23 mai 61 : Le vice-président Johnson, de retour du Vietnam, adresse un mémorandum à Kennedy qui reprend les arguments de la théorie des dominos. Il est optimiste : on peut « créer une structure solide, capable de résister victorieusement à l’assaut des communistes. » Toutefois, le Vietnam et la Thaïlande « sont les lieux de troubles immédiats et les plus importants. » Selon lui, « il n’y a pas d’alternative au leadership des États-Unis en Asie du Sud-est. » L’O.T.A.S.E. ne jouera jamais qu’un rôle mineur, du fait de « la méfiance des Asiatiques » à l’égard des Français et des Britanniques. Dans l’immédiat, les gouvernants d’Indochine ne veulent pas d’intervention directe des U.S.A., « sinon pour des missions d’entraînement ». LBJ confie à Kennedy : « Notre mission a empêché que la confiance qu’on nous porte ne continuât à décliner. Elle ne nous a pas, à mon avis, fait regagner la confiance que nous avions perdue […] Si ces hommes que j’ai vus avaient été des banquiers, j’aurais su, sans avoir besoin de leur demander, qu’ils n’accepteraient pas de me faire longtemps crédit. » Selon LBJ, si les U.S.A. se replient sur eux-mêmes, « en agissant ainsi nous prouverions au monde que nous ne respectons pas nos traités et que nous ne soutenons pas nos amis. » Et d’ajouter : « Je suis d’avis que nous fassions très vite un grand effort pour aider ces pays à se défendre. » Il observe qu’en Asie du Sud-Est, le communisme est moins l’ennemi que « la faim, l’ignorance, le dénuement et la maladie », c’est donc là une situation prioritaire à traiter. Au S-V, Diem et surtout son entourage, « loin[s] du peuple », demeurent un problème mais il n’y a pour le moment d’autre alternative que de le soutenir (Le dossier du Pentagone, 1971, pp. 155-158 ; Bodard, 1971, doss. Pentagone, pp. 122-125 ; Schlesinger, 1966, pp. 489-490 ; Johnson, 1972, pp. 76-77). Au sortir de son voyage en Asie, le vice-président n’est guère plus enthousiaste que le président à s’engager réellement au S-V. Mais il estime qu’il n’y a, dans l’immédiat, aucune autre alternative.

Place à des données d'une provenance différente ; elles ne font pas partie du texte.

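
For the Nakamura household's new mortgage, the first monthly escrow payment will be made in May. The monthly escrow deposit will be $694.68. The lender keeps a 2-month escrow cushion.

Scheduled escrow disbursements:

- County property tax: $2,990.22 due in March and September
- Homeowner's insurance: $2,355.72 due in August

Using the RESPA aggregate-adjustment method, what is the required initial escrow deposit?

Cushion = 2 × $694.68 = $1,389.36
Trial balance (start $0, +$694.68 each month, − disbursements):
  May: +$694.68 → $694.68
  Jun: +$694.68 → $1,389.36
  Jul: +$694.68 → $2,084.04
  Aug: +$694.68 − $2,355.72 → $423.00
  Sep: +$694.68 − $2,990.22 → -$1,872.54
  Oct: +$694.68 → -$1,177.86
  Nov: +$694.68 → -$483.18
  Dec: +$694.68 → $211.50
  Jan: +$694.68 → $906.18
  Feb: +$694.68 → $1,600.86
  Mar: +$694.68 − $2,990.22 → -$694.68
  Apr: +$694.68 → $0.00
Lowest trial balance = -$1,872.54 (Sep)
Initial deposit = cushion − low point = $1,389.36 − (-$1,872.54) = $3,261.90

$3,261.90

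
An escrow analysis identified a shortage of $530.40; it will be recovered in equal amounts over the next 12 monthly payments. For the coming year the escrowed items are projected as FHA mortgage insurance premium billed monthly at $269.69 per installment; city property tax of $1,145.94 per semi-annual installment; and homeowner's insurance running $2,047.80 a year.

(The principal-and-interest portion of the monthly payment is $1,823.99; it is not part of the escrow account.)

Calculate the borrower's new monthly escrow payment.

$675.53

FHA mortgage insurance premium: $269.69 × 12 = $3,236.28 annually
City property tax: $1,145.94 × 2 = $2,291.88 annually
Homeowner's insurance: $2,047.80 annually
Total per year = $3,236.28 + $2,291.88 + $2,047.80 = $7,575.96
Monthly escrow = $7,575.96 ÷ 12 = $631.33
Monthly shortage recovery: $530.40 / 12 = $44.20
Adjusted monthly = $631.33 + $44.20 = $675.53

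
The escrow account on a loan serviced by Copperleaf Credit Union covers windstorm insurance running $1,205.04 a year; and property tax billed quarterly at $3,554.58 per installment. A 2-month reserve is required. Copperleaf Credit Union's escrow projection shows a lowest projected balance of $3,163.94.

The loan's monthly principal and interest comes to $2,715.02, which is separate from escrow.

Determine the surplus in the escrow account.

Windstorm insurance — $1,205.04 annually
Property tax — $3,554.58 × 4 = $14,218.32 annually
Total annual escrow = $1,205.04 + $14,218.32 = $15,423.36
Per month = $15,423.36 ÷ 12 = $1,285.28
Required cushion = 2 × $1,285.28 = $2,570.56
Excess over cushion: $3,163.94 − $2,570.56 = $593.38

$593.38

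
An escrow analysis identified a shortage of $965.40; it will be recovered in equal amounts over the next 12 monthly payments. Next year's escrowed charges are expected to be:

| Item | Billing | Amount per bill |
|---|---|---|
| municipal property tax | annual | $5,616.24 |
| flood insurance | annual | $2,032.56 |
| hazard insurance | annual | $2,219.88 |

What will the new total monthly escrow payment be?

Municipal property tax = $5,616.24 per year
Flood insurance = $2,032.56 per year
Hazard insurance = $2,219.88 per year
Total per year = $9,868.68
Monthly = $9,868.68 ÷ 12 = $822.39
Monthly shortage recovery: $965.40 ÷ 12 = $80.45
New monthly escrow = $822.39 + $80.45 = $902.84

$902.84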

Le VC qui dispose désormais de 12 000 hommes lance avec des soutiens n-v une vaste opération sur Hué. Les infiltrations de N-V par la piste HCM se mettent en place progressivement (Pericone, 2014, pp. 47-48).
26 mai 61 : L’U.R.S.S. et la R.D.V.N. concluent un nouvel accord de coopération scientifique (échange de savants, d’étudiants et d’experts) (Marangé, 2012, p. 297, note 16).

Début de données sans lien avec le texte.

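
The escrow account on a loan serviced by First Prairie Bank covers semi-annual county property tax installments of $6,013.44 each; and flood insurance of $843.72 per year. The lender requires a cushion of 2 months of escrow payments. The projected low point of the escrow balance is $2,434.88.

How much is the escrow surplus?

County property tax = $6,013.44 × 2 = $12,026.88 per year
Flood insurance = $843.72 per year
Total per year = $12,026.88 + $843.72 = $12,870.60
Monthly = $12,870.60 ÷ 12 = $1,072.55
Cushion = 2 × $1,072.55 = $2,145.10
Excess over cushion: $2,434.88 − $2,145.10 = $289.78

$289.78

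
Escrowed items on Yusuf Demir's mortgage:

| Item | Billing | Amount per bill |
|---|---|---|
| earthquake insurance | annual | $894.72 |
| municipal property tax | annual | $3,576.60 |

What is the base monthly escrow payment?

$372.61

Earthquake insurance = $894.72 per year
Municipal property tax = $3,576.60 per year
Total per year = $894.72 + $3,576.60 = $4,471.32
Per month = $4,471.32 / 12 = $372.61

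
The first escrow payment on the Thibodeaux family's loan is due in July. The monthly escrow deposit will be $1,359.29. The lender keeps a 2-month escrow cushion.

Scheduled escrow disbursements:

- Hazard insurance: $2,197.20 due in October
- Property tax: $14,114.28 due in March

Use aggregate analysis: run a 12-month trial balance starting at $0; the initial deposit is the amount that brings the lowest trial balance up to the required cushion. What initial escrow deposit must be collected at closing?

$6,796.45

Cushion = 2 × $1,359.29 = $2,718.58
Trial balance (start $0, +$1,359.29 each month, − disbursements):
  Jul: +$1,359.29 → $1,359.29
  Aug: +$1,359.29 → $2,718.58
  Sep: +$1,359.29 → $4,077.87
  Oct: +$1,359.29 − $2,197.20 → $3,239.96
  Nov: +$1,359.29 → $4,599.25
  Dec: +$1,359.29 → $5,958.54
  Jan: +$1,359.29 → $7,317.83
  Feb: +$1,359.29 → $8,677.12
  Mar: +$1,359.29 − $14,114.28 → -$4,077.87
  Apr: +$1,359.29 → -$2,718.58
  May: +$1,359.29 → -$1,359.29
  Jun: +$1,359.29 → $0.00
Lowest trial balance = -$4,077.87 (Mar)
Initial deposit = cushion − low point = $2,718.58 − (-$4,077.87) = $6,796.45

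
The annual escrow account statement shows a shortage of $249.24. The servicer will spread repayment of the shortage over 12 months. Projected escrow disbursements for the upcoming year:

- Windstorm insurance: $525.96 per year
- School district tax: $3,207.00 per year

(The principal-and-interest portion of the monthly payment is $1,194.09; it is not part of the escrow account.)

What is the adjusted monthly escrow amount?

$331.85

Windstorm insurance: $525.96
School district tax: $3,207.00
Combined annual = $525.96 + $3,207.00 = $3,732.96
Per month = $3,732.96 ÷ 12 = $311.08
Monthly shortage recovery: $249.24 / 12 = $20.77
New monthly escrow = $311.08 + $20.77 = $331.85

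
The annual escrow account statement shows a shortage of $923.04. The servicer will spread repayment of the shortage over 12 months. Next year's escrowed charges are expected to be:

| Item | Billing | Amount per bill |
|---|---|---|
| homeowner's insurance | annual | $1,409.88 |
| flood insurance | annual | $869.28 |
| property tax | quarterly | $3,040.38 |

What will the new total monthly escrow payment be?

$1,280.31

Homeowner's insurance = $1,409.88 annually
Flood insurance = $869.28 annually
Property tax = $3,040.38 × 4 = $12,161.52 annually
Yearly total = $1,409.88 + $869.28 + $12,161.52 = $14,440.68
Monthly = $14,440.68 ÷ 12 = $1,203.39
Monthly shortage recovery: $923.04 ÷ 12 = $76.92
New monthly escrow = $1,203.39 + $76.92 = $1,280.31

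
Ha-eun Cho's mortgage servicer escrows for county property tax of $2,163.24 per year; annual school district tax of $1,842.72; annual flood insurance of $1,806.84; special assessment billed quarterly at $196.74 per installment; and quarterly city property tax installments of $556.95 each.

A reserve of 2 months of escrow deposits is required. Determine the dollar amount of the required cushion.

$1,471.26

County property tax = $2,163.24 annually
School district tax = $1,842.72 annually
Flood insurance = $1,806.84 annually
Special assessment = $196.74 × 4 = $786.96 annually
City property tax = $556.95 × 4 = $2,227.80 annually
Combined annual = $2,163.24 + $1,842.72 + $1,806.84 + $786.96 + $2,227.80 = $8,827.56
Base monthly escrow = $8,827.56 / 12 = $735.63
Required cushion = 2 × $735.63 = $1,471.26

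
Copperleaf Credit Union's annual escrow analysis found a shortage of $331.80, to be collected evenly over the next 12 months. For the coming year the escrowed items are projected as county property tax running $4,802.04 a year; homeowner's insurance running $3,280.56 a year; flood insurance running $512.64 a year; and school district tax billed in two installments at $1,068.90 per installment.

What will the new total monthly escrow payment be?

$922.07

County property tax — $4,802.04/yr
Homeowner's insurance — $3,280.56/yr
Flood insurance — $512.64/yr
School district tax — $1,068.90 × 2 = $2,137.80/yr
Annual escrow total = $4,802.04 + $3,280.56 + $512.64 + $2,137.80 = $10,733.04
Monthly escrow = $10,733.04 / 12 = $894.42
Shortage spread = $331.80 ÷ 12 = $27.65/mo
Adjusted monthly = $894.42 + $27.65 = $922.07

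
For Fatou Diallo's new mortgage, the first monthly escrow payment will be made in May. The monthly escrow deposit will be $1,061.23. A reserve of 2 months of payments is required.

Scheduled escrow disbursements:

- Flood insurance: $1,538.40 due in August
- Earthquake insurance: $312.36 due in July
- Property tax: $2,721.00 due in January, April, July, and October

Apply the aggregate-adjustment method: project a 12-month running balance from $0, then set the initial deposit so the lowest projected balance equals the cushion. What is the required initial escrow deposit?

Cushion = 2 × $1,061.23 = $2,122.46
Trial balance (start $0, +$1,061.23 each month, − disbursements):
  May: +$1,061.23 → $1,061.23
  Jun: +$1,061.23 → $2,122.46
  Jul: +$1,061.23 − $3,033.36 → $150.33
  Aug: +$1,061.23 − $1,538.40 → -$326.84
  Sep: +$1,061.23 → $734.39
  Oct: +$1,061.23 − $2,721.00 → -$925.38
  Nov: +$1,061.23 → $135.85
  Dec: +$1,061.23 → $1,197.08
  Jan: +$1,061.23 − $2,721.00 → -$462.69
  Feb: +$1,061.23 → $598.54
  Mar: +$1,061.23 → $1,659.77
  Apr: +$1,061.23 − $2,721.00 → $0.00
Lowest trial balance = -$925.38 (Oct)
Initial deposit = cushion − low point = $2,122.46 − (-$925.38) = $3,047.84

$3,047.84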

Arrêt de la Cour internationale de Justice qui se déclare compétente pour régler le différend entre le Cambodge et la Thaïlande à propos de la région du temple de Preah Vihear.
31 mai 61 : Visite de Kennedy à Paris. Après l’avoir dit à Eisenhower, De Gaulle confie au nouveau président américain que l’Asie du Sud-Est n’est pas un bon terrain de combat pour l’Occident. Il faut y développer une politique de neutralité, ce à quoi aspirent d’ailleurs les Soviétiques. Kennedy lui répond que le prestige des U.S.A. est engagé et revient sur la désormais traditionnelle théorie des dominos. Il compare la situation en Indochine à celle de Berlin. De Gaulle lui conseille de « ne pas s’engager à fond » car, selon lui, les pays de ces contrées « ne sont pas des réalités, ce sont des nébuleuses, des organismes invertébrés ». Il affirme que « la seule possibilité favorable est la neutralité. L’influence à conserver là-bas doit être, non pas militaire, mais culturelle, économique, technique, comme celle dont dispose la France […] » (Journoud, 2011, pp. 94-96).